La révolution européenne de la lutte anti-drones à bas coût : Rafale, Eurofighter et F-35
AeroMorning – John Smith – 25 août 2026
Introduction : l’économie de la guerre des drones
L’Europe entre dans une nouvelle phase de la défense aérienne. Pendant des décennies, les avions de combat ont été principalement optimisés pour engager d’autres aéronefs, des missiles de croisière et des cibles terrestres de grande valeur, au moyen d’armes coûtant des centaines de milliers, voire des millions d’euros.
L’arrivée massive de drones d’attaque à sens unique relativement peu coûteux, tels que les systèmes de type Shahed, a fondamentalement changé la donne.
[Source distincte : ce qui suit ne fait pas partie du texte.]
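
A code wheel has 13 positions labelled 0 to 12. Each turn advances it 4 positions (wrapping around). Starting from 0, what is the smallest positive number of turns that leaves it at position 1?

4·10 = 40 = 3·13 + 1, so 4⁻¹ ≡ 10 (mod 13).

10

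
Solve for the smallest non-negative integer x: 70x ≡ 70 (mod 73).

The inverse of 70 mod 73 is 24 (since 70·24 = 1680 ≡ 1).
Multiplying both sides by 24: x ≡ 24·70 = 1680 ≡ 1 (mod 73).

1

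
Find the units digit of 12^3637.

2

Powers of 2 mod 10 repeat with period 4: 2, 4, 8, 6.
3637 mod 4 = 1, so the last digit matches 2^1 = 2.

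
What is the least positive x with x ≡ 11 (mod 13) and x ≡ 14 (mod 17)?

x ≡ 11 (mod 13) gives x ∈ {11, 24, 37, 50, 63, 76, 89, 102, …}.
The first of these with x mod 17 = 14 is 167.

167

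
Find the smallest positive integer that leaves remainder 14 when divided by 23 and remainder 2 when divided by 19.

382

x ≡ 2 (mod 19) gives x ∈ {2, 21, 40, 59, 78, 97, 116, 135, …}.
The first of these with x mod 23 = 14 is 382.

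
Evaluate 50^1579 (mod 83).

Successive squares of 50 mod 83: 50^1≡50, 50^2≡10, 50^4≡17, 50^8≡40, 50^16≡23, 50^32≡31, 50^64≡48, 50^128≡63, 50^256≡68, 50^512≡59, 50^1024≡78.
Since 1579 = 1 + 2 + 8 + 32 + 512 + 1024 in binary, 50^1579 ≡ 50·10·40·31·59·78 ≡ 45 (mod 83).

45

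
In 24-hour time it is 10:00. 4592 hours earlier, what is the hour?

2

4592 − 191·24 = 8, so 4592 ≡ 8 (mod 24).
(10 − 8) mod 24 = 2.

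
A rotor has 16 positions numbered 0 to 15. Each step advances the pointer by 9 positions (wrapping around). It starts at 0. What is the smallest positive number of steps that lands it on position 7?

The inverse of 9 mod 16 is 9 (since 9·9 = 81 ≡ 1).
Multiplying both sides by 9: x ≡ 9·7 = 63 ≡ 15 (mod 16).
Check: 9·15 = 135 = 8·16 + 7.

15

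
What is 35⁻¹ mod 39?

29

35·29 = 1015 = 26·39 + 1, so 35⁻¹ ≡ 29 (mod 39).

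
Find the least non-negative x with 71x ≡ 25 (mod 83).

74

71⁻¹ ≡ 76 (mod 83) because 71·76 = 5396 = 65·83 + 1.
Multiplying both sides by 76: x ≡ 76·25 = 1900 ≡ 74 (mod 83).
Check: 71·74 = 5254 = 63·83 + 25.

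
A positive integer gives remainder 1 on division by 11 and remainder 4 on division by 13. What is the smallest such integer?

56

x ≡ 1 (mod 11) gives x ∈ {1, 12, 23, 34, 45, 56}.
The first of these with x mod 13 = 4 is 56.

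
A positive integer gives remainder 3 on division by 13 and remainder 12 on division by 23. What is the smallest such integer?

81

Since 23·4 ≡ 1 (mod 13), take x = 12 + 23·((3−12)·4 mod 13) = 12 + 23·3 = 81.
Check: 81 mod 13 = 3, 81 mod 23 = 12.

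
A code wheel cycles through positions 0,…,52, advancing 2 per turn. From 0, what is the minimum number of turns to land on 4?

2

The inverse of 2 mod 53 is 27 (since 2·27 = 54 ≡ 1).
Multiplying both sides by 27: x ≡ 27·4 = 108 ≡ 2 (mod 53).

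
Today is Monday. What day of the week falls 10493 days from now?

10493 mod 7 = 0 (since 1499·7 = 10493).
Monday + 0 days → Monday.

Monday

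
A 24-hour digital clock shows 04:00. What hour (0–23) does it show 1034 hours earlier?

2

1034 = 43·24 + 2, so 1034 mod 24 = 2.
(4 − 2) mod 24 = 2.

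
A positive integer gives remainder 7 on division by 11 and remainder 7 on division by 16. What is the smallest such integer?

7

Since 16·9 ≡ 1 (mod 11), take x = 7 + 16·((7−7)·9 mod 11) = 7 + 16·0 = 7.
Check: 7 mod 11 = 7, 7 mod 16 = 7.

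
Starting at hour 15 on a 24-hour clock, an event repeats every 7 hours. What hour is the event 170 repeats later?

5

170·7 = 1190.
1190 mod 24 = 14 (since 49·24 = 1176).
(15 + 14) mod 24 = 5.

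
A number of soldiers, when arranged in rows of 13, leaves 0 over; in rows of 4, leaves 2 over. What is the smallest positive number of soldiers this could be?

26

x ≡ 2 (mod 4) gives x ∈ {2, 6, 10, 14, 18, 22, 26}.
The first of these with x mod 13 = 0 is 26.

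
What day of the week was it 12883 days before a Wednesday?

Sunday

12883 − 1840·7 = 3, so 12883 ≡ 3 (mod 7).
Wednesday − 3 days → Sunday.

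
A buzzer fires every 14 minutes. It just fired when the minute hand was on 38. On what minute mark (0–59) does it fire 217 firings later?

16

217·14 = 3038.
3038 mod 60 = 38 (since 50·60 = 3000).
(38 + 38) mod 60 = 16.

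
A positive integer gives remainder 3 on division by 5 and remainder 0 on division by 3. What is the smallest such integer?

3

x ≡ 0 (mod 3) gives x ∈ {0, 3}.
The first of these with x mod 5 = 3 is 3.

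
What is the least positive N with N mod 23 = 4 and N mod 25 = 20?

x ≡ 4 (mod 23) gives x ∈ {4, 27, 50, 73, 96, 119, 142, 165, …}.
The first of these with x mod 25 = 20 is 395.

395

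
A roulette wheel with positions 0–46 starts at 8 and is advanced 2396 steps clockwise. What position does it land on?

7

2396 = 50·47 + 46, so 2396 mod 47 = 46.
(8 + 46) mod 47 = 7.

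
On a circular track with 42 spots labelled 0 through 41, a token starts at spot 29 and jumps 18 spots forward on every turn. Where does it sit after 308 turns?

308·18 = 5544.
Dividing 5544 by 42 gives quotient 132 and remainder 0.
(29 + 0) mod 42 = 29.

29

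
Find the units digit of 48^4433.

8

Last digits of 8^n: 8, 4, 2, 6 (period 4).
4433 leaves remainder 1 on division by 4, so 48^4433 ends in 8.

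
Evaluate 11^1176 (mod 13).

1

Successive squares of 11 mod 13: 11^1≡11, 11^2≡4, 11^4≡3, 11^8≡9, 11^16≡3, 11^32≡9, 11^64≡3, 11^128≡9, 11^256≡3, 11^512≡9, 11^1024≡3.
1176 = 8 + 16 + 128 + 1024, so 11^1176 ≡ 9·3·9·3 ≡ 1 (mod 13).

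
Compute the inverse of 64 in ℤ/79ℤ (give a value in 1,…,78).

64·21 = 1344 = 17·79 + 1, so 64⁻¹ ≡ 21 (mod 79).

21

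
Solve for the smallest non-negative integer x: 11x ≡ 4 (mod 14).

The inverse of 11 mod 14 is 9 (since 11·9 = 99 ≡ 1).
Multiplying both sides by 9: x ≡ 9·4 = 36 ≡ 8 (mod 14).

8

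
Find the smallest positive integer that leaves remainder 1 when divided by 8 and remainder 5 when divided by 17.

x ≡ 1 (mod 8) gives x ∈ {1, 9, 17, 25, 33, 41, 49, 57, …}.
The first of these with x mod 17 = 5 is 73.

73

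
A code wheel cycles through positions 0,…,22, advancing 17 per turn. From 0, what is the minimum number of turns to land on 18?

20

17⁻¹ ≡ 19 (mod 23) because 17·19 = 323 = 14·23 + 1.
Multiplying both sides by 19: x ≡ 19·18 = 342 ≡ 20 (mod 23).
Check: 17·20 = 340 = 14·23 + 18.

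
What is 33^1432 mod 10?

Last digits of 3^n: 3, 9, 7, 1 (period 4).
1432 leaves remainder 0 on division by 4, so 33^1432 ends in 1.

1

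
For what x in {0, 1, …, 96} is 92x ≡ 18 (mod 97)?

The inverse of 92 mod 97 is 58 (since 92·58 = 5336 ≡ 1).
Multiplying both sides by 58: x ≡ 58·18 = 1044 ≡ 74 (mod 97).
Check: 92·74 = 6808 = 70·97 + 18.

74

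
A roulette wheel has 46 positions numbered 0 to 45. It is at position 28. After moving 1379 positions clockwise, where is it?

27

1379 mod 46 = 45 (since 29·46 = 1334).
(28 + 45) mod 46 = 27.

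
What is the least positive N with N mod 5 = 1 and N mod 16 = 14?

x ≡ 1 (mod 5) gives x ∈ {1, 6, 11, 16, 21, 26, 31, 36, …}.
The first of these with x mod 16 = 14 is 46.

46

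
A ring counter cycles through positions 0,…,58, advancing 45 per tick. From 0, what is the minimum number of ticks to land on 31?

The inverse of 45 mod 59 is 21 (since 45·21 = 945 ≡ 1).
Multiplying both sides by 21: x ≡ 21·31 = 651 ≡ 2 (mod 59).

2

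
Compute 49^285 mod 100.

49

Square-and-reduce mod 100: 49^1≡49, 49^2≡1, 49^4≡1, 49^8≡1, 49^16≡1, 49^32≡1, 49^64≡1, 49^128≡1, 49^256≡1.
285 = 1 + 4 + 8 + 16 + 256, so 49^285 ≡ 49·1·1·1·1 ≡ 49 (mod 100).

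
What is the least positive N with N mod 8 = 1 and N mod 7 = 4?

25

x ≡ 4 (mod 7) gives x ∈ {4, 11, 18, 25}.
The first of these with x mod 8 = 1 is 25.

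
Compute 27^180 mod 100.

1

Square-and-reduce mod 100: 27^1≡27, 27^2≡29, 27^4≡41, 27^8≡81, 27^16≡61, 27^32≡21, 27^64≡41, 27^128≡81.
Since 180 = 4 + 16 + 32 + 128 in binary, 27^180 ≡ 41·61·21·81 ≡ 1 (mod 100).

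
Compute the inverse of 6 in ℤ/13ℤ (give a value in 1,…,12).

11

6·11 = 66 = 5·13 + 1, so 6⁻¹ ≡ 11 (mod 13).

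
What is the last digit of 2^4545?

The units digit of 2^n cycles with period 4: 2, 4, 8, 6, …
4545 mod 4 = 1, so the last digit matches 2^1 = 2.

2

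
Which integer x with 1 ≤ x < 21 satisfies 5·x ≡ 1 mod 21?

5·17 = 85 = 4·21 + 1, so 5⁻¹ ≡ 17 (mod 21).

17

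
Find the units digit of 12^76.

6

Powers of 2 mod 10 repeat with period 4: 2, 4, 8, 6.
76 mod 4 = 0, so the last digit matches 2^4 = 6.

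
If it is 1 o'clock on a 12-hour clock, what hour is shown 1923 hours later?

1923 − 160·12 = 3, so 1923 ≡ 3 (mod 12).
1 + 3 → 4 on a 12-hour dial.

4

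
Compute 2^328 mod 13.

3

Square-and-reduce mod 13: 2^1≡2, 2^2≡4, 2^4≡3, 2^8≡9, 2^16≡3, 2^32≡9, 2^64≡3, 2^128≡9, 2^256≡3.
Since 328 = 8 + 64 + 256 in binary, 2^328 ≡ 9·3·3 ≡ 3 (mod 13).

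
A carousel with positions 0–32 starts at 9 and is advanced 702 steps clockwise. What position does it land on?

18

Dividing 702 by 33 gives quotient 21 and remainder 9.
(9 + 9) mod 33 = 18.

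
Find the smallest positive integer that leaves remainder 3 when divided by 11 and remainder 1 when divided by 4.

x ≡ 1 (mod 4) gives x ∈ {1, 5, 9, 13, 17, 21, 25}.
The first of these with x mod 11 = 3 is 25.

25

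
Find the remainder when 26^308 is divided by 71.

1

Square-and-reduce mod 71: 26^1≡26, 26^2≡37, 26^4≡20, 26^8≡45, 26^16≡37, 26^32≡20, 26^64≡45, 26^128≡37, 26^256≡20.
Since 308 = 4 + 16 + 32 + 256 in binary, 26^308 ≡ 20·37·20·20 ≡ 1 (mod 71).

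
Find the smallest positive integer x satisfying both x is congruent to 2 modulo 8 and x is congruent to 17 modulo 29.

x ≡ 2 (mod 8) gives x ∈ {2, 10, 18, 26, 34, 42, 50, 58, …}.
The first of these with x mod 29 = 17 is 162.

162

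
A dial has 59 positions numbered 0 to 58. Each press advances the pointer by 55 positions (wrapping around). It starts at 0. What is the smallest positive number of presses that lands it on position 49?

32

The inverse of 55 mod 59 is 44 (since 55·44 = 2420 ≡ 1).
So x ≡ 44·49 = 2156 ≡ 32 (mod 59).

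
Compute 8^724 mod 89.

By repeated squaring mod 89: 8^1≡8, 8^2≡64, 8^4≡2, 8^8≡4, 8^16≡16, 8^32≡78, 8^64≡32, 8^128≡45, 8^256≡67, 8^512≡39.
Since 724 = 4 + 16 + 64 + 128 + 512 in binary, 8^724 ≡ 2·16·32·45·39 ≡ 32 (mod 89).

32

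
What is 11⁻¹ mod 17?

17 = 1·11 + 6
11 = 1·6 + 5
6 = 1·5 + 1
5 = 5·1 + 0
Back-substituting gives 11·14 ≡ 1 (mod 17).

14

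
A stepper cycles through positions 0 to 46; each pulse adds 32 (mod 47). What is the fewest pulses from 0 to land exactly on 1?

25

47 = 1·32 + 15
32 = 2·15 + 2
15 = 7·2 + 1
2 = 2·1 + 0
Back-substituting gives 32·25 ≡ 1 (mod 47).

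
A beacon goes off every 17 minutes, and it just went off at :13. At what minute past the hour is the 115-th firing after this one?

115·17 = 1955.
1955 − 32·60 = 35, so 1955 ≡ 35 (mod 60).
(13 + 35) mod 60 = 48.

48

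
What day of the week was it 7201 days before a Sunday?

Tuesday

Dividing 7201 by 7 gives quotient 1028 and remainder 5.
Sunday − 5 days → Tuesday.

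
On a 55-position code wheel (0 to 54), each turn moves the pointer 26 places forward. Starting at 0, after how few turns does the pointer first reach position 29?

54

The inverse of 26 mod 55 is 36 (since 26·36 = 936 ≡ 1).
So x ≡ 36·29 = 1044 ≡ 54 (mod 55).
Check: 26·54 = 1404 = 25·55 + 29.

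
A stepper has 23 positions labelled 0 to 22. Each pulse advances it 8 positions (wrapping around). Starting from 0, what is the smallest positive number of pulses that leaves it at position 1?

23 = 2·8 + 7
8 = 1·7 + 1
7 = 7·1 + 0
Back-substituting gives 8·3 ≡ 1 (mod 23).

3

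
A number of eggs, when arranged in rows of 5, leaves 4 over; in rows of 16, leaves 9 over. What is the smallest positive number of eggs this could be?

x ≡ 4 (mod 5) gives x ∈ {4, 9}.
The first of these with x mod 16 = 9 is 9.

9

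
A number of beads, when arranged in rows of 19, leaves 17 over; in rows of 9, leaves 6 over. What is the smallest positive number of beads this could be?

x ≡ 6 (mod 9) gives x ∈ {6, 15, 24, 33, 42, 51, 60, 69, …}.
The first of these with x mod 19 = 17 is 150.

150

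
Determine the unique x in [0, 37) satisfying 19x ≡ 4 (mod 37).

19⁻¹ ≡ 2 (mod 37) because 19·2 = 38 = 1·37 + 1.
So x ≡ 2·4 = 8 ≡ 8 (mod 37).

8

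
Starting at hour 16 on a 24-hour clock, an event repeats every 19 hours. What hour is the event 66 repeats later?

22

66·19 = 1254.
Dividing 1254 by 24 gives quotient 52 and remainder 6.
(16 + 6) mod 24 = 22.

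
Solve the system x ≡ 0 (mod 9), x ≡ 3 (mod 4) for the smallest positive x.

x ≡ 3 (mod 4) gives x ∈ {3, 7, 11, 15, 19, 23, 27}.
The first of these with x mod 9 = 0 is 27.

27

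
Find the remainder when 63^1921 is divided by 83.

Square-and-reduce mod 83: 63^1≡63, 63^2≡68, 63^4≡59, 63^8≡78, 63^16≡25, 63^32≡44, 63^64≡27, 63^128≡65, 63^256≡75, 63^512≡64, 63^1024≡29.
Since 1921 = 1 + 128 + 256 + 512 + 1024 in binary, 63^1921 ≡ 63·65·75·64·29 ≡ 3 (mod 83).

3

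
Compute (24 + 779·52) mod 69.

779·52 = 40508.
40508 mod 69 = 5 (since 587·69 = 40503).
(24 + 5) mod 69 = 29.

29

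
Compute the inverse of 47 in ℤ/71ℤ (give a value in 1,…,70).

68

47·68 = 3196 = 45·71 + 1, so 47⁻¹ ≡ 68 (mod 71).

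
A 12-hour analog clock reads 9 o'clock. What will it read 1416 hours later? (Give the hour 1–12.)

1416 = 118·12 + 0, so 1416 mod 12 = 0.
9 + 0 → 9 on a 12-hour dial.

9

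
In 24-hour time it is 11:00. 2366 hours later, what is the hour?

2366 mod 24 = 14 (since 98·24 = 2352).
(11 + 14) mod 24 = 1.

1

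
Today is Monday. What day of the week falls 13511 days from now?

Dividing 13511 by 7 gives quotient 1930 and remainder 1.
Monday + 1 day → Tuesday.

Tuesday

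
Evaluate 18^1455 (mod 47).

16

Successive squares of 18 mod 47: 18^1≡18, 18^2≡42, 18^4≡25, 18^8≡14, 18^16≡8, 18^32≡17, 18^64≡7, 18^128≡2, 18^256≡4, 18^512≡16, 18^1024≡21.
1455 = 1 + 2 + 4 + 8 + 32 + 128 + 256 + 1024, so 18^1455 ≡ 18·42·25·14·17·2·4·21 ≡ 16 (mod 47).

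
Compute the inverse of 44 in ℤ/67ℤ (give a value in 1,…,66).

44·32 = 1408 = 21·67 + 1, so 44⁻¹ ≡ 32 (mod 67).

32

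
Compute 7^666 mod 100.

49

By repeated squaring mod 100: 7^1≡7, 7^2≡49, 7^4≡1, 7^8≡1, 7^16≡1, 7^32≡1, 7^64≡1, 7^128≡1, 7^256≡1, 7^512≡1.
666 = 2 + 8 + 16 + 128 + 512, so 7^666 ≡ 49·1·1·1·1 ≡ 49 (mod 100).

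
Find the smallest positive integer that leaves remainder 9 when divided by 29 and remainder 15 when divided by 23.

x ≡ 15 (mod 23) gives x ∈ {15, 38}.
The first of these with x mod 29 = 9 is 38.

38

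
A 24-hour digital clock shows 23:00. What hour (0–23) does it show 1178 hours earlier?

21

1178 = 49·24 + 2, so 1178 mod 24 = 2.
(23 − 2) mod 24 = 21.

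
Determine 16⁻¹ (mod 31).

16·2 = 32 = 1·31 + 1, so 16⁻¹ ≡ 2 (mod 31).

2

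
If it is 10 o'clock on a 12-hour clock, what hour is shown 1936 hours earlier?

Dividing 1936 by 12 gives quotient 161 and remainder 4.
10 − 4 → 6 on a 12-hour dial.

6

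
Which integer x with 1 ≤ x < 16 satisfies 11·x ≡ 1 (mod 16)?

3

11·3 = 33 = 2·16 + 1, so 11⁻¹ ≡ 3 (mod 16).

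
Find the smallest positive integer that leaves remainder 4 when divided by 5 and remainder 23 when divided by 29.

x ≡ 4 (mod 5) gives x ∈ {4, 9, 14, 19, 24, 29, 34, 39, …}.
The first of these with x mod 29 = 23 is 139.

139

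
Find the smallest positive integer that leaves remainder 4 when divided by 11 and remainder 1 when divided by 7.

15

Since 7·8 ≡ 1 (mod 11), take x = 1 + 7·((4−1)·8 mod 11) = 1 + 7·2 = 15.
Check: 15 mod 11 = 4, 15 mod 7 = 1.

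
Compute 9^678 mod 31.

Successive squares of 9 mod 31: 9^1≡9, 9^2≡19, 9^4≡20, 9^8≡28, 9^16≡9, 9^32≡19, 9^64≡20, 9^128≡28, 9^256≡9, 9^512≡19.
Since 678 = 2 + 4 + 32 + 128 + 512 in binary, 9^678 ≡ 19·20·19·28·19 ≡ 16 (mod 31).

16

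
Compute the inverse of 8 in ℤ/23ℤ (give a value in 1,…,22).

3

23 = 2·8 + 7
8 = 1·7 + 1
7 = 7·1 + 0
Back-substituting gives 8·3 ≡ 1 (mod 23).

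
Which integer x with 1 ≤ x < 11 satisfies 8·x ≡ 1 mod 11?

8·7 = 56 = 5·11 + 1, so 8⁻¹ ≡ 7 (mod 11).

7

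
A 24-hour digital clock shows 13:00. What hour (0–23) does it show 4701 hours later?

4701 = 195·24 + 21, so 4701 mod 24 = 21.
(13 + 21) mod 24 = 10.

10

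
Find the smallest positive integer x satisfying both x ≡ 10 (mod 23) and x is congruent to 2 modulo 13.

Since 13·16 ≡ 1 (mod 23), take x = 2 + 13·((10−2)·16 mod 23) = 2 + 13·13 = 171.
Check: 171 mod 23 = 10, 171 mod 13 = 2.

171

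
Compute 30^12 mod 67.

Successive squares of 30 mod 67: 30^1≡30, 30^2≡29, 30^4≡37, 30^8≡29.
12 = 4 + 8, so 30^12 ≡ 37·29 ≡ 1 (mod 67).

1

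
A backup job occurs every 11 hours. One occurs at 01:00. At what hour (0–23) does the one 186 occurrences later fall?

186·11 = 2046.
2046 = 85·24 + 6, so 2046 mod 24 = 6.
(1 + 6) mod 24 = 7.

7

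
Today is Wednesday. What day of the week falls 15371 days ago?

Thursday

15371 mod 7 = 6 (since 2195·7 = 15365).
Wednesday − 6 days → Thursday.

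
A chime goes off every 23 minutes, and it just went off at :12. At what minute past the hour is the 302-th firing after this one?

302·23 = 6946.
6946 − 115·60 = 46, so 6946 ≡ 46 (mod 60).
(12 + 46) mod 60 = 58.

58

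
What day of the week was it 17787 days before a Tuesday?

Tuesday

17787 = 2541·7 + 0, so 17787 mod 7 = 0.
Tuesday − 0 days → Tuesday.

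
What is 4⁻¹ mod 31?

31 = 7·4 + 3
4 = 1·3 + 1
3 = 3·1 + 0
Back-substituting gives 4·8 ≡ 1 (mod 31).

8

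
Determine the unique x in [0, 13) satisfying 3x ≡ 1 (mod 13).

9

The inverse of 3 mod 13 is 9 (since 3·9 = 27 ≡ 1).
Multiplying both sides by 9: x ≡ 9·1 = 9 ≡ 9 (mod 13).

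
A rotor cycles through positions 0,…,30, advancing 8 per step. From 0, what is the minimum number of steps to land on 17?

6

8⁻¹ ≡ 4 (mod 31) because 8·4 = 32 = 1·31 + 1.
So x ≡ 4·17 = 68 ≡ 6 (mod 31).
Check: 8·6 = 48 = 1·31 + 17.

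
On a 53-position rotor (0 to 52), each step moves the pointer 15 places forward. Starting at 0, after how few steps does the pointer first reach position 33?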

La question centrale n’est plus simplement de savoir si un avion de combat peut détruire un drone, mais si l’Europe peut vaincre d’importants essaims de drones sans épuiser ses stocks de missiles coûteux, ses heures de vol et ses budgets de défense.
À la suite de l’approbation, le 21 août 2026, par le Département d’État américain, d’une éventuelle vente militaire à l’étranger (Foreign Military Sale — FMS) de kits de guidage APKWS II à l’Italie, pour un montant potentiel de 364 millions de dollars, le paysage européen de la lutte anti-drones depuis les airs a atteint un tournant critique.
Trois modèles distincts émergent :
- France (Rafale / LADAC) : intégration souveraine européenne d’une capacité cinétique de lutte anti-drones à bas coût.
- Royaume-Uni et Italie (Eurofighter / APKWS II) : intégration rapide d’une arme de précision américaine mature.
- Flottes européennes de F-35 : détection haut de gamme, fusion des capteurs et combat en réseau au sein d’architectures nationales et OTAN de défense multicouche.
La question stratégique est donc de déterminer quelle architecture peut générer le plus grand nombre d’engagements à coût abordable tout en préservant les missiles haut de gamme pour les cibles qui justifient réellement leur emploi.